Friday, April 11, 2008

Daily Office Reflection: Going home

Psalms 105:1-22 * 105:23-45; Exodus 24:1-18; Colossians 2:8-23; Matthew 4:12-17

I only met Bill and Joan once, after a service at St. Thomas' while I was still seminarian there. We barely had a conversation, nothing much beyond the initial pleasantries people give to each other when they share a mutual friend. Bill was (and still is to some extent) a primary mentor to our mutual friend and I feel like I know him and Joan quite well because of the stories shared with me by our mutual friend.

Bill is a retired priest who has been suffering from cancer for a number of years. The disease has returned with a vengeance and I learned early this morning that he is now under hospice care with (at the most) a few weeks to live. It is a very sad thing to watch someone slowly lose their life to a painful and debilitating disease.

Today is the anniversary of my father's death. He died on April 11, 1980: 27 years ago. That is a long time ago, but for me that day is one of those days that is seared into my memory: one I can recall with absolute clarity, as if the events happened yesterday. And on this anniversary of my Dad's passing, and on a day of the receipt of news of a dear friend's mentor/priest being on death's door, we are given Matthew's passing of the torch from John the Baptist to Jesus, where Jesus, in the land of the Gentiles, is proclaiming "Repent, for the kingdom of heaven has come near." Jesus being that presence, that kingdom.

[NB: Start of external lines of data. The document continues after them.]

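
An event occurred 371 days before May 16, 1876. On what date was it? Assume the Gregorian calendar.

−16 → Apr 30, 1876 (end of Apr, 30 days; 355 left).
−30 → Mar 31, 1876 (end of Mar, 31 days; 325 left).
−31 → Feb 29, 1876 (end of Feb, 29 days; 294 left).
−29 → Jan 31, 1876 (end of Jan, 31 days; 265 left).
−31 → Dec 31, 1875 (end of Dec, 31 days; 234 left).
−31 → Nov 30, 1875 (end of Nov, 30 days; 203 left).
−30 → Oct 31, 1875 (end of Oct, 31 days; 173 left).
−31 → Sep 30, 1875 (end of Sep, 30 days; 142 left).
−30 → Aug 31, 1875 (end of Aug, 31 days; 112 left).
−31 → Jul 31, 1875 (end of Jul, 31 days; 81 left).
−31 → Jun 30, 1875 (end of Jun, 30 days; 50 left).
−30 → May 31, 1875 (end of May, 31 days; 20 left).
−20 → May 11, 1875.

May 11, 1875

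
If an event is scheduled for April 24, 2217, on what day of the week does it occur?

Doomsday rule: the anchor day for the 2200s is Friday. For year 17: 17÷12 = 1 r 5, and 5÷4 = 1, so 1+5+1 = 7.
Friday + 7 ≡ Friday — that's 2217's doomsday.
In April the doomsday date is Apr 4.
Apr 24 is 20 days after Apr 4; 20 mod 7 = 6, so Friday + 6 = Thursday.

Thursday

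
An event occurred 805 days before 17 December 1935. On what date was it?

October 3, 1933

−365 (one year) → Dec 17, 1934 (440 left).
−365 (one year) → Dec 17, 1933 (75 left).
−17 → Nov 30, 1933 (end of Nov, 30 days; 58 left).
−30 → Oct 31, 1933 (end of Oct, 31 days; 28 left).
−28 → Oct 3, 1933.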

Repent is one of those really charged words in our lexicon. In the Greek it means turn and return: turn away from what one is doing and return to God, or perhaps turn toward God and return to God. Both of these provide a more optimistic understanding of the word repent then is commonly associated with it. Both Bill and my Dad led lives full of God's grace. My Dad is in a better place now, after having suffered a horrible demise. Bill is close now to that everlasting and loving embrace that God provides to those who come home. Although very difficult for those who remain behind, who remain behind for a while only, there is a beauty to the knowledge that this separation is not forever: that we are all promised a better place.

Pray for Bill and Joan, as Bill moves on to that next place.